There seemed to be no limits to Shalimar’s willingness. When the ambassador, to test him, mentioned having heard that the Prince of Wales made his valet hold his penis while he urinated, to control the direction of the flow, the man whose real name was not Shalimar inclined his head an inch or so and murmured, “I also, if you wish.” Later, after what had to happen had happened, it became clear that the assassin had deliberately drawn his victim almost as close as a lover, had effaced his own personality with the strategic discipline of a great warrior in order to study the true face of the enemy and learn his strengths and weaknesses, as if this vicious killer had been gripped by the need to know as intimately as possible the life he planned so brutally to terminate. It was said in court that such despicable behavior proved the murderer to be a person so inhumanly cold-blooded, so calculatingly icy of heart, so fiendishly diseased of soul that it would never be safe to return him to the company of civilized men.

The schedule card did begin to tremble in Max’s hand in spite of all his efforts to restrain it. Once, in the interregnum between the scandal that had deprived him of his Indian ambassadorship and his appointment to the covert ambassadorial-level job that remained a secret even from his daughter until after his death, Max Ophuls had lost his way. The sudden shapelessness of his days, after long years in which they would be planned and programmed in fifteen-minute segments, shook and bewildered him, until his secretary had the brainwave of reinstating the little daily appointment cards to which he had grown so accustomed, and filling them with things to do. Gone, inevitably, were his appointments with ministers and captains of industry, his invitations to upper-echelon conferences and his ambassadorial receptions for visiting notables. This was a humbler schedule-eight a.m., get up, go to bathroom, eight-twenty, walk dog, eight-thirty, read newspaper-but it restored a semblance of shape, and Max Ophuls held on to that shred with intense determination and slowly pulled himself out of the depression that had threatened to claim his life. Ever since his recovery from that minatory bout of mental illness Max Ophuls made sure there would always be a little white card waiting for him each morning, the little white card that meant that the universe had not descended into chaos, that the laws of men and nature still held sway, that life had direction and purpose, and that the inchoate outlaw void could not swallow him up.

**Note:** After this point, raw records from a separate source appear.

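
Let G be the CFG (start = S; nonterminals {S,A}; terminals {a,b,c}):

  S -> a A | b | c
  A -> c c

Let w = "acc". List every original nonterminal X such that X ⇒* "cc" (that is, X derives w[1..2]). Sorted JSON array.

Convert to CNF:
  S -> T1 A | b | c
  A -> T0 T0
  T0 -> c
  T1 -> a

CYK fill, restricted to cells inside w[1..2]:
  T[1,1] 'c' = {S,T0}  orig:{S}
  T[2,2] 'c' = {S,T0}  orig:{S}
  T[1,2] 'cc' = {A}

Original NTs in T[1,2] deriving "cc": ["A"]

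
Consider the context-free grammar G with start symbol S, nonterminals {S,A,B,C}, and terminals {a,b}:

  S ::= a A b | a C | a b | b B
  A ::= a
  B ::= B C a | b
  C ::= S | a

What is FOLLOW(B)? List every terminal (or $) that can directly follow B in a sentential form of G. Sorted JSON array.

FIRST iteration:
round 1:
  A via A→a: +{a}
  B via B→b: +{b}
  C via C→a: +{a}
  S via S→a A b: +{a}
  S via S→b B: +{b}
  S: {a,b}  A: {a}  B: {b}  C: {a}
round 2:
  C via C→S: +{b}
  S: {a,b}  A: {a}  B: {b}  C: {a,b}
round 3: — fixpoint
  S: {a,b}  A: {a}  B: {b}  C: {a,b}

Compute FOLLOW by fixpoint:
seed FOLLOW(S) with $
iter 1:
  B→B C a: FOLLOW(B) ⊇ FIRST(C) = {a,b}; new: +{a,b}
  B→B C a: FOLLOW(C) ⊇ FIRST(a) = {a}; new: +{a}
  C→S: FOLLOW(S) ⊇ FOLLOW(C) ⊇ {a}; new: +{a}
  S→a A b: FOLLOW(A) ⊇ FIRST(b) = {b}; new: +{b}
  S→a C: FOLLOW(C) ⊇ FOLLOW(S) ⊇ {$,a}; new: +{$}
  S→b B: FOLLOW(B) ⊇ FOLLOW(S) ⊇ {$,a}; new: +{$}
  S: {$,a}  A: {b}  B: {$,a,b}  C: {$,a}
iter 2: — fixpoint
  S: {$,a}  A: {b}  B: {$,a,b}  C: {$,a}

FOLLOW(B) = ["$", "a", "b"]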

Now the void was yawning again. It was Shalimar’s arrival in Max’s life that had reawakened Kashmir in him, had brought back that paradise from which he had been expelled long years before. It was in a way for Shalimar, or rather for the love they had once shared, that Max had found his way to the television studios to deliver his last oration. It was on account of Shalimar, then, that he had lost Zainab Azam. And now Shalimar too was leaving. Max had a vision of his open grave, of a rectilinear black hole huddling in the ground, as empty as his life, and felt the darkness measuring him for his shroud. “We’ll discuss this nonsense later,” he said, affecting nonchalance even though sudden terror had risen in his throat like bile. He tore up the schedule of the day’s events. “I’m going to see India. Get the goddamn car.”

When they were on Laurel Canyon the Himalayas began to rise around them, at high speed, like special effects. This was the third portent. Unlike his daughter and her mother Max Ophuls did not possess the gift or curse of occasional second sight and so when he saw the white eight-thousand-meter giants smashing up into the sky, bearing away the neighborhood’s split-level homes, designer pets and exotic plant life he trembled with fear. If he was seeing visions it meant that trouble was coming. It would be extreme in nature and would not be long delayed. The murderous illusion of the Himalayas persisted for a full ten seconds, so that the Bentley seemed to be skidding down a spectral ice-valley toward certain destruction, but then as if in a dream a traffic light reared up out of the snow and guided by that red beacon the whole city came back unscathed. Max’s throat felt sore and raw, as if he had caught a chill in the thin Karakoram air. He pulled out his silver hip-flask, gulped down a burning mouthful of whiskey and called his daughter on the phone.